Citing examples of discrimination faced by employees in international organisations or MNCs located within Singapore who refused to attend a PRIDE event or support same-sex relationships, he urged the Government to look into the matter.

PROTECTING TRADITIONAL FAMILY VALUES

Several MPs stressed the importance of protecting the institution of marriage and helping families and institutions to navigate the post-repeal of 377A.

MP Chris de Souza (PAP-Holland-Bukit Timah) said that the institution of marriage - defined as a union between one man and one woman - must be protected and cannot be diluted as it is the basis upon which Singapore's society is built.

He said the amendment to the Constitution today will also protect the Government's social policies that flow from this definition, such as housing, education and advertising standards.

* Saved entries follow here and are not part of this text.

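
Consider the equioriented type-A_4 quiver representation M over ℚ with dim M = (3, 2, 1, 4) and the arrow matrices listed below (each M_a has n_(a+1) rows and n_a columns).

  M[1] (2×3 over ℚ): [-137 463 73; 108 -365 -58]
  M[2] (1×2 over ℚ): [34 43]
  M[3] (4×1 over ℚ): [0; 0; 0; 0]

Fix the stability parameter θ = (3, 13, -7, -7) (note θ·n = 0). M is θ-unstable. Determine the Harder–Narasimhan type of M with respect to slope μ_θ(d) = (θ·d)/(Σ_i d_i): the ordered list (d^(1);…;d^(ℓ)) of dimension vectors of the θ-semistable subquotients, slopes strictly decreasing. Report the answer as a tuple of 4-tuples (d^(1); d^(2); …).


Barcode: M ≅ I[1,1], I[1,2], I[1,3], I[4,4]^4. HN layers by μ_θ (3 steps, strictly decreasing):
  μ^(1)=13; μ^(2)=3; μ^(3)=-7

((0, 1, 0, 0); (3, 1, 1, 0); (0, 0, 0, 4))


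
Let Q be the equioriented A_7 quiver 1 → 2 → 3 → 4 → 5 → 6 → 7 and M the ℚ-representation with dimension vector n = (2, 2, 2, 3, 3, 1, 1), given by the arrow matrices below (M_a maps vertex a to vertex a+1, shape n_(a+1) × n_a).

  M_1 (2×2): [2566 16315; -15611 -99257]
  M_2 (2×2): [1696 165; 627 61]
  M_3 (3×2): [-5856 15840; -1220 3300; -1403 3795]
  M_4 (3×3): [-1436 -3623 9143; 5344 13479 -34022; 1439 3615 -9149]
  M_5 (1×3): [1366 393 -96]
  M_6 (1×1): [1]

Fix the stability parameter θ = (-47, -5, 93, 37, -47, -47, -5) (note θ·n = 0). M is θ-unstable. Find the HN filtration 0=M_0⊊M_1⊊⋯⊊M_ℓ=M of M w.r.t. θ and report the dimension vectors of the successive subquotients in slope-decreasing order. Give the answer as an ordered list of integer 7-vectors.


Via rank(M_{q-1}∘⋯∘M_p): M ≅ I[1,3], I[1,5], I[4,5], I[4,7].
μ_θ-semistable layers: μ^(1)=93; μ^(2)=83/3; μ^(3)=-5; μ^(4)=-19; μ^(5)=-47

((0, 0, 1, 0, 0, 0, 0); (0, 0, 1, 1, 1, 0, 0); (0, 2, 0, 1, 1, 0, 1); (0, 0, 0, 1, 1, 1, 0); (2, 0, 0, 0, 0, 0, 0))


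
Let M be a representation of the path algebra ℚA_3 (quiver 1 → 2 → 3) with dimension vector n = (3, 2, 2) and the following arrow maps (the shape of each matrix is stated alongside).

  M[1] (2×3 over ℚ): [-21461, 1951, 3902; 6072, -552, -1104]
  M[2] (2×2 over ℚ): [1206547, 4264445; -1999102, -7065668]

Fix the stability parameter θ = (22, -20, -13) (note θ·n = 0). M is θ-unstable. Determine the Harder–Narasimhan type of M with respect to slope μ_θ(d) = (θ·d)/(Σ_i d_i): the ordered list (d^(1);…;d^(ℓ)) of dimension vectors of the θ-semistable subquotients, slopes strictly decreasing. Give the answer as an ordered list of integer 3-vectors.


Via rank(M_{q-1}∘⋯∘M_p): M ≅ I[1,1]^2, I[1,3], I[2,3].
μ_θ-semistable layers: μ^(1)=22; μ^(2)=-11/3; μ^(3)=-13; μ^(4)=-20

((2, 0, 0); (1, 1, 1); (0, 0, 1); (0, 1, 0))


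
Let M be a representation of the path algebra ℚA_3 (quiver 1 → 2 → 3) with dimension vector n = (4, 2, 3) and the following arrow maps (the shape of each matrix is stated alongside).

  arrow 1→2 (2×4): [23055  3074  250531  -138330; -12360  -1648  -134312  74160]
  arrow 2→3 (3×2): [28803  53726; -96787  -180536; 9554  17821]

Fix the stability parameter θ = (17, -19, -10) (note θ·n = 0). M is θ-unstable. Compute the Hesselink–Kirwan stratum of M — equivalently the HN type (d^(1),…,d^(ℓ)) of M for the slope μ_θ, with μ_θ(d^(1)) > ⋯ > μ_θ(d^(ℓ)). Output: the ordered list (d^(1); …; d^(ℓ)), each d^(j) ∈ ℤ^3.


Via rank(M_{q-1}∘⋯∘M_p): M ≅ I[1,1]^3, I[1,3], I[2,3], I[3,3].
μ_θ-semistable layers: μ^(1)=17; μ^(2)=-4; μ^(3)=-10; μ^(4)=-19

((3, 0, 0); (1, 1, 1); (0, 0, 2); (0, 1, 0))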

MP Zhulkarnain Abdul Rahim (PAP-Chua Chu Kang) asked about the Government's plans to achieve the stated objectives to promote and safeguard the institution of marriage, and if there are any plans to provide families with counselling or parenting support.

During the debate, Foreign Affairs Minister Vivian Balakrishnan stated his belief in the traditional family form with "no apology, no reservations".

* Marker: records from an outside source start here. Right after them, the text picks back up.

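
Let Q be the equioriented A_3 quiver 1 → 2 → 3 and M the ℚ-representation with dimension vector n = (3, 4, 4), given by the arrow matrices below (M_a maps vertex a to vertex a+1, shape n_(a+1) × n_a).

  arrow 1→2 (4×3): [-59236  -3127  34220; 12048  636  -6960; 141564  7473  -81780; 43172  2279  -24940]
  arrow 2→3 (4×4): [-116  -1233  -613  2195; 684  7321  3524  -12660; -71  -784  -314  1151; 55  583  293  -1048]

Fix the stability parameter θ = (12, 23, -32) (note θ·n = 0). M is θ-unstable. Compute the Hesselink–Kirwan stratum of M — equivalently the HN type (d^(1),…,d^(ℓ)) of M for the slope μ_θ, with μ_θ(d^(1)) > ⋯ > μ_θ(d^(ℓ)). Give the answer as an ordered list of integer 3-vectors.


Via rank(M_{q-1}∘⋯∘M_p): M ≅ I[1,1]^2, I[1,2], I[2,3]^3, I[3,3].
μ_θ-semistable layers: μ^(1)=23; μ^(2)=12; μ^(3)=-9/2; μ^(4)=-32

((0, 1, 0); (3, 0, 0); (0, 3, 3); (0, 0, 1))


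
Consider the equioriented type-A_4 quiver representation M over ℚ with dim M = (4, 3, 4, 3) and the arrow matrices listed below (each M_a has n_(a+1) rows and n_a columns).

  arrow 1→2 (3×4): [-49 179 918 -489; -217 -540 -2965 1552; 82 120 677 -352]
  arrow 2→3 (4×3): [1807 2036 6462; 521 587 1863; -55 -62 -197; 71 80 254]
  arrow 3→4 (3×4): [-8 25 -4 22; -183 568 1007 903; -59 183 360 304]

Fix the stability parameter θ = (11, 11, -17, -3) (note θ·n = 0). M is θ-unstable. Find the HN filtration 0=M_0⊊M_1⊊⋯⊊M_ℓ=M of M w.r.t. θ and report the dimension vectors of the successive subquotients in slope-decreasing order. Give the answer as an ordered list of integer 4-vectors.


Barcode: M ≅ I[1,1], I[1,4]^3, I[3,3]. HN layers by μ_θ (3 steps, strictly decreasing):
  μ^(1)=11; μ^(2)=1/2; μ^(3)=-17

((1, 0, 0, 0); (3, 3, 3, 3); (0, 0, 1, 0))


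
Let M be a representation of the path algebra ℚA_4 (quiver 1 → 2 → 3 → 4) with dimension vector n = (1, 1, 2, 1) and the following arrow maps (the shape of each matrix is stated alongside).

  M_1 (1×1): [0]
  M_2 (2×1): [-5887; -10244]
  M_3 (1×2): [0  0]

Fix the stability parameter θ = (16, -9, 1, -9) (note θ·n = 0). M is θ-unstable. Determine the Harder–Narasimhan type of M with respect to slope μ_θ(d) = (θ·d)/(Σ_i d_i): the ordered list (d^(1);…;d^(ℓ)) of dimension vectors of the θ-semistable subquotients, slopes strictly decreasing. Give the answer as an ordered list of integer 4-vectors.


Barcode: M ≅ I[1,1], I[2,3], I[3,3], I[4,4]. HN layers by μ_θ (3 steps, strictly decreasing):
  μ^(1)=16; μ^(2)=1; μ^(3)=-9

((1, 0, 0, 0); (0, 0, 2, 0); (0, 1, 0, 1))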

To protect it, he said public messaging on education in schools as well as mass media must continue to uphold these traditional family ideas.

Nominated Member of Parliament (NMP) Hoon Hian Teck said he believed "it is best" not to repeal Section 377A, as the current law provides an important marker to preserve the present structure of the family and its supporting institution.

"I believe that not repealing the law acts to bolster the achieving of the aims of the Government to keep the family form of a marriage between a man and a woman as a cornerstone of our social fabric for as long as possible, in the face of the many challenges to such an understanding of the family as the unit that forms the basic structure of society," Prof Hoon said.

NMP Mark Chay suggested not excluding non-traditional units from policymaking as well as educating children on all definitions of relationships. 

The first day of the debate on repealing Section 377A of the Penal Code, which criminalises sex between men, and to amend the Constitution to protect the definition of marriage against legal challenges, saw MPs on both sides of the House rising to speak on the issue.

While the Workers' Party lifted the whip for its MPs to allow those not in favour of the repeal of 377A to "vote freely", PAP did not. 

This is consistent with Deputy Prime Minister Lawrence Wong's earlier remarks during an interview with CNA in August, where he said that the PAP did not intend to lift the whip for the debate.

Of the five WP MPs who spoke on Monday, two said they did not support repealing 377A during their speeches. They are MPs Dennis Tan (WP-Hougang) and Gerald Giam (WP-Aljunied).

MP Faisal Manap (WP-Aljunied) also did not support the repeal, said Leader of the Opposition Pritam Singh, although he was not present at Monday's debate as he had tested positive for COVID-19. 

The debate will continue on Tuesday.